Esse desenvolvimento está ocorrendo no contexto do acordo do presidente dos EUA, Donald Trump, e o plano de aplicar a soberania israelense no vale do Jordão e os grandes blocos de assentamentos na Judéia e Samaria.

Diplomatas sauditas sênior familiarizados com os detalhes confirmaram a Israel Hayom que "essas conversas são sensíveis e clandestinas e foram conduzidas por pequenas equipes de diplomatas e oficiais de segurança de Israel, EUA e Arábia Saudita como parte programa de paz "Iniciativa do Oriente Médio " do governo Trump".


Segundo um diplomata saudita sênior, até alguns meses atrás os jordanianos - que detêm status especial e exclusivo na administração do Waqf - objetavam firmemente a qualquer mudança no Conselho Waqf.

Amã, no entanto, mudou de posição em meio a intensa interferência turca no leste de Jerusalém e particularmente no Monte do Templo.

Devido a incidentes violentos no Portão da Misericórdia no complexo da Mesquita Al-Aqsa no Monte do Templo e inquietação após a decisão da Polícia de Israel de colocar detectores de metal na entrada do local sagrado dos muçulmanos , os jordanianos decidiram, em contravenção do Acordos de Oslo, para incluir representantes palestinos no Conselho Waqf.


As autoridades palestinas que se juntaram ao Waqf abriram as portas para o governo turco estabelecer uma presença no local sagrado, financiando projetos no valor de dezenas de milhões de dólares transferidos para organizações sem fins lucrativos islamistas-turcos. Os fundos foram aprovados pelo presidente turco Recep Tayyip Erdogan.


Consequentemente, os jordanianos disseram a Israel e aos EUA que o Reino Hachemita estava agora preparado para abrandar sua posição sobre a questão de incorporar representantes sauditas ao Waqf nas seguintes condições: que a Jordânia mantém seu status exclusivo no Monte, que a Arábia Saudita transfere milhões de dólares em doações para ONGs islâmicas que operam no leste de Jerusalém e que a Arábia Saudita também aplica pressão diplomática para expulsar as organizações islâmicas turcas que operam sob os auspícios palestinos.

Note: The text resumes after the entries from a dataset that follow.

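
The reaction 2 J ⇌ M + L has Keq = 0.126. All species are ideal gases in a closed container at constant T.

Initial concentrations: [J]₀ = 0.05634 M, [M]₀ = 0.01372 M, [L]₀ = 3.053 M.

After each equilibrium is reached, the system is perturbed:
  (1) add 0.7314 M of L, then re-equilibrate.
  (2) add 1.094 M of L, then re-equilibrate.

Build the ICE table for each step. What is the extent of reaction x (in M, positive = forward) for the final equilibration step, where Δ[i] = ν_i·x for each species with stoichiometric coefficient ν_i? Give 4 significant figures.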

Um diplomata árabe de alto escalão disse a Israel Hayom : "Se os jordanianos permitirem que os turcos operem sem impedimentos no complexo da Mesquita de Al-Aqsa, em questão de anos seu status especial no comando dos locais sagrados muçulmanos e Waqf seria relegado a ser estritamente ' no papel.'

Eles precisam do dinheiro e da influência da Arábia Saudita para bloquear Erdogan: Israel e os EUA também têm interesse aqui porque querem o apoio da Arábia Saudita ao plano de paz dos EUA e à iniciativa de anexação de Israel, e porque a Arábia Saudita pode garantir o apoio do Bahrein e dos Emirados Árabes Unidos. "

O diplomata árabe acrescentou que "ainda é muito cedo para dizer se essa iniciativa realmente será concretizada.

A intenção é que os representantes sauditas funcionem estritamente como observadores, para não prejudicar o status exclusivo dos jordanianos".